At the state Republican convention on Saturday in Boston, Fisher needed to receive 15 percent of the 2,533 votes cast by delegates to be included on the September primary ballot, according to state GOP representatives.
He fell short of that threshold by less than half a percentage point, party officials declared more than an hour and a half after initial results had been announced.
“He did not obtain 15 percent,’’ Kirsten Hughes, the chairwoman of the state GOP, said on Saturday, adding, “14.765 is not 15 percent.’’
Baker, the party’s 2010 nominee, received 82.708 percent of the votes on Saturday and there were 64 “blank votes,’’ the party said in a press release.
McCarthy alleged that party rules governing everything from who was considered a delegate to how their votes were counted shifted during the convention.
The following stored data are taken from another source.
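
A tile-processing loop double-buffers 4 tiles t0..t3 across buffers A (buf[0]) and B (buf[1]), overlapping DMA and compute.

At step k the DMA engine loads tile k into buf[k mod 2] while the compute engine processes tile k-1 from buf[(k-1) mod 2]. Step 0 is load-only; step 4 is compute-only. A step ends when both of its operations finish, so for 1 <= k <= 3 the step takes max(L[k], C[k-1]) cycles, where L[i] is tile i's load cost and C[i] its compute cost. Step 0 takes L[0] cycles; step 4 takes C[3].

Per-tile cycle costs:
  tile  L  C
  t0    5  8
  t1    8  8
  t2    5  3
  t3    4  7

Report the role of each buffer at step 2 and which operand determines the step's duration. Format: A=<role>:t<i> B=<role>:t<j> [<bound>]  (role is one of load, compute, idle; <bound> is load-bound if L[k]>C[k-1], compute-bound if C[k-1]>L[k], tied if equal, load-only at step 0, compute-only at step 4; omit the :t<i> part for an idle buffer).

step 2: A=load:t2 B=compute:t1 [compute-bound]

[0] DMA t0→A (5c) ∥ CU idle ⇒ 5c, clock 5
[1] DMA t1→B (8c) ∥ CU A:t0 (8c) ⇒ 8c, clock 13
[2] DMA t2→A (5c) ∥ CU B:t1 (8c) ⇒ 8c, clock 21
[3] DMA t3→B (4c) ∥ CU A:t2 (3c) ⇒ 4c, clock 25
[4] DMA idle ∥ CU B:t3 (7c) ⇒ 7c, clock 32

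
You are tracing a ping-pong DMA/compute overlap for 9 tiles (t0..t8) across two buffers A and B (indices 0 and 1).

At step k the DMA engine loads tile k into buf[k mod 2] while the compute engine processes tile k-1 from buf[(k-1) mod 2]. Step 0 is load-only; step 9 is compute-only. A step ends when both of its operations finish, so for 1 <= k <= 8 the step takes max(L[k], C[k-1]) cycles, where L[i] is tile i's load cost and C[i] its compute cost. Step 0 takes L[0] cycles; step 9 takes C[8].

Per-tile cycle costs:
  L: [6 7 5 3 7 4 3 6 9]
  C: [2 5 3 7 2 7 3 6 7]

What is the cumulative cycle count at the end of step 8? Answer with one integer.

k=0 load=t0/6c comp=- wait=6 total=6
k=1 load=t1/7c comp=t0/2c wait=7 total=13
k=2 load=t2/5c comp=t1/5c wait=5 total=18
k=3 load=t3/3c comp=t2/3c wait=3 total=21
k=4 load=t4/7c comp=t3/7c wait=7 total=28
k=5 load=t5/4c comp=t4/2c wait=4 total=32
k=6 load=t6/3c comp=t5/7c wait=7 total=39
k=7 load=t7/6c comp=t6/3c wait=6 total=45
k=8 load=t8/9c comp=t7/6c wait=9 total=54
k=9 load=- comp=t8/7c wait=7 total=61

end_cycle[8] = 54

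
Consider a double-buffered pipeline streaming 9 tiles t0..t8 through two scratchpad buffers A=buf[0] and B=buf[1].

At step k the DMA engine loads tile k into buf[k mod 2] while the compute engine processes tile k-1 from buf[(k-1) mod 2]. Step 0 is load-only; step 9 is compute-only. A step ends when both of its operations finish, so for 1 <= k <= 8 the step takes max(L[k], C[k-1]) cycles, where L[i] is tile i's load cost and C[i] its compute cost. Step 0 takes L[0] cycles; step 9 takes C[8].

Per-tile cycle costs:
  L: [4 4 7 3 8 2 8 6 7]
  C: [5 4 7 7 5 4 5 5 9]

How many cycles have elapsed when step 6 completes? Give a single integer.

  0. 4=4c; end=4; A:t0 B:-
  1. max(4,5)=5c; end=9; A:t0 B:t1
  2. max(7,4)=7c; end=16; A:t2 B:t1
  3. max(3,7)=7c; end=23; A:t2 B:t3
  4. max(8,7)=8c; end=31; A:t4 B:t3
  5. max(2,5)=5c; end=36; A:t4 B:t5
  6. max(8,4)=8c; end=44; A:t6 B:t5
  7. max(6,5)=6c; end=50; A:t6 B:t7
  8. max(7,5)=7c; end=57; A:t8 B:t7
  9. 9=9c; end=66; A:t8 B:t7

end_cycle[6] = 44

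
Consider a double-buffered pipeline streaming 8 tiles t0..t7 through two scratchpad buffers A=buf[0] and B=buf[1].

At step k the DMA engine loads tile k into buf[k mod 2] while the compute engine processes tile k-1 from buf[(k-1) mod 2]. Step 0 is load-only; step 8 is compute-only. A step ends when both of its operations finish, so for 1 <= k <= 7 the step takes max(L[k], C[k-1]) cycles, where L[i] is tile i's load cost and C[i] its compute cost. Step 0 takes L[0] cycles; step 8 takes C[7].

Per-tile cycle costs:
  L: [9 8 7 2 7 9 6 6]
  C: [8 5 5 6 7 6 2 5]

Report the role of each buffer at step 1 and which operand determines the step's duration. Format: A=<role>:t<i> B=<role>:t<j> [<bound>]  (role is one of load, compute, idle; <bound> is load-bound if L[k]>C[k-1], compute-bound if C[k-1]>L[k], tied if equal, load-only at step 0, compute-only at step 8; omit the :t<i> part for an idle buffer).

step 1: A=compute:t0 B=load:t1 [tied]

[0] DMA t0→A (9c) ∥ CU idle ⇒ 9c, clock 9
[1] DMA t1→B (8c) ∥ CU A:t0 (8c) ⇒ 8c, clock 17
[2] DMA t2→A (7c) ∥ CU B:t1 (5c) ⇒ 7c, clock 24
[3] DMA t3→B (2c) ∥ CU A:t2 (5c) ⇒ 5c, clock 29
[4] DMA t4→A (7c) ∥ CU B:t3 (6c) ⇒ 7c, clock 36
[5] DMA t5→B (9c) ∥ CU A:t4 (7c) ⇒ 9c, clock 45
[6] DMA t6→A (6c) ∥ CU B:t5 (6c) ⇒ 6c, clock 51
[7] DMA t7→B (6c) ∥ CU A:t6 (2c) ⇒ 6c, clock 57
[8] DMA idle ∥ CU B:t7 (5c) ⇒ 5c, clock 62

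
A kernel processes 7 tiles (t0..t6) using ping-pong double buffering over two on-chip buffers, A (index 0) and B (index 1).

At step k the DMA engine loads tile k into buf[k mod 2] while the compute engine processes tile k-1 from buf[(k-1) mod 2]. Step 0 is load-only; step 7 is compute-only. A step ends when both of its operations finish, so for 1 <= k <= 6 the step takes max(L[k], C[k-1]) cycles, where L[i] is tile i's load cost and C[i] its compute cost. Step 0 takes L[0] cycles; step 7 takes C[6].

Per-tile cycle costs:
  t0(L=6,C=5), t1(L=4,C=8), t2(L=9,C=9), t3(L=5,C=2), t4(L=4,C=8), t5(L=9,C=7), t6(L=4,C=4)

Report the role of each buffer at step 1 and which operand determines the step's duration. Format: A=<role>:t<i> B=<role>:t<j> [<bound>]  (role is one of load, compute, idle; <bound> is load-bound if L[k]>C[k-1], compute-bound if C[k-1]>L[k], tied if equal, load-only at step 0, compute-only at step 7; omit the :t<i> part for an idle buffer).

step 1: A=compute:t0 B=load:t1 [compute-bound]

[0] DMA t0→A (6c) ∥ CU idle ⇒ 6c, clock 6
[1] DMA t1→B (4c) ∥ CU A:t0 (5c) ⇒ 5c, clock 11
[2] DMA t2→A (9c) ∥ CU B:t1 (8c) ⇒ 9c, clock 20
[3] DMA t3→B (5c) ∥ CU A:t2 (9c) ⇒ 9c, clock 29
[4] DMA t4→A (4c) ∥ CU B:t3 (2c) ⇒ 4c, clock 33
[5] DMA t5→B (9c) ∥ CU A:t4 (8c) ⇒ 9c, clock 42
[6] DMA t6→A (4c) ∥ CU B:t5 (7c) ⇒ 7c, clock 49
[7] DMA idle ∥ CU A:t6 (4c) ⇒ 4c, clock 53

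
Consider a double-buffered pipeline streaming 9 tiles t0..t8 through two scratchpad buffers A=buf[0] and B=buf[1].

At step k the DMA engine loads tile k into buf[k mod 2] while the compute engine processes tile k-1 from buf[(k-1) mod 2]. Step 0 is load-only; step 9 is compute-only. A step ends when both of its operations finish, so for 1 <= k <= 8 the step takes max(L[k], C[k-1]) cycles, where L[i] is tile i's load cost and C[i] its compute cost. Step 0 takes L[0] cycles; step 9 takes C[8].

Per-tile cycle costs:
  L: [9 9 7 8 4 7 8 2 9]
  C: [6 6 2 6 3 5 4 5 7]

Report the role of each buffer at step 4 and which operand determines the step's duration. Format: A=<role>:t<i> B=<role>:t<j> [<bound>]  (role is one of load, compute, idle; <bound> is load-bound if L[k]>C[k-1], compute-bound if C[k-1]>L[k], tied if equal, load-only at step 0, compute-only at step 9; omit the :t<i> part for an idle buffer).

[0] DMA t0→A (9c) ∥ CU idle ⇒ 9c, clock 9
[1] DMA t1→B (9c) ∥ CU A:t0 (6c) ⇒ 9c, clock 18
[2] DMA t2→A (7c) ∥ CU B:t1 (6c) ⇒ 7c, clock 25
[3] DMA t3→B (8c) ∥ CU A:t2 (2c) ⇒ 8c, clock 33
[4] DMA t4→A (4c) ∥ CU B:t3 (6c) ⇒ 6c, clock 39
[5] DMA t5→B (7c) ∥ CU A:t4 (3c) ⇒ 7c, clock 46
[6] DMA t6→A (8c) ∥ CU B:t5 (5c) ⇒ 8c, clock 54
[7] DMA t7→B (2c) ∥ CU A:t6 (4c) ⇒ 4c, clock 58
[8] DMA t8→A (9c) ∥ CU B:t7 (5c) ⇒ 9c, clock 67
[9] DMA idle ∥ CU A:t8 (7c) ⇒ 7c, clock 74

step 4: A=load:t4 B=compute:t3 [compute-bound]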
“Yesterday, the rules changed throughout the day,’’ she said, underlining what she said was a change in the procedure for blank votes — instances that Cunningham described as delegates voting present, but supporting neither Baker nor Fisher.
Cunningham said the rules did not change and that there was “full transparency for the entire process for both campaigns.’’
He acknowledged that there had been some confusion around the blank votes but said some ballots that were initially, and erroneously, counted as blank were not included in the final tally.
Cunningham also defended the delay between the time the initial result was announced and the time the final tally was released.
“It is understandable that when it is so close, that there is the belief or the desire to assume that shenanigans are going on,’’ Cunningham said. “And I think it is important . . . to know that the delays meant we were taking our time to do it right.’’
Details of what transpired on Saturday remain unclear. The final vote was tallied in a room that media observers were prohibited from entering.
But some GOP delegates expressed displeasure with what they said was a chaotic process.
Patricia Doherty, a Republican state committeewoman from Medford, said “the entire convention was rather messy, which I think hurt both [gubernatorial] candidates.’’
James P. Ehrhard, a GOP delegate from Sturbridge and a candidate for state Senate, said he was a strong Baker supporter, but thought the disorder called for a recount.
“For the good of the party, and to make sure there is no anger on any side of this issue, it’s best that they have a transparent and full recount,’’ he said.
But Cunningham said there is no provision for a recount.
Richard Howell of Wilbraham, who said he was a delegate who supported Fisher, said the whole process could dampen support for Baker.
“After this obvious mishandling of the convention,’’ Howell said, “the rank and file are not going to enthusiastically endorse this ticket.’’
Christopher Pinto, a Worcester Republican activist who was a delegate at the convention, which still uses pen and paper in the voting process, bemoaned the problems associated with a close result.
“I had the fear that if it was close, potentially, mistakes could be made and if that happened there would be conspiracy theories about people cheating,’’ said Pinto, a software engineer who suggested that a computerized vote could eliminate similar unrest in the future.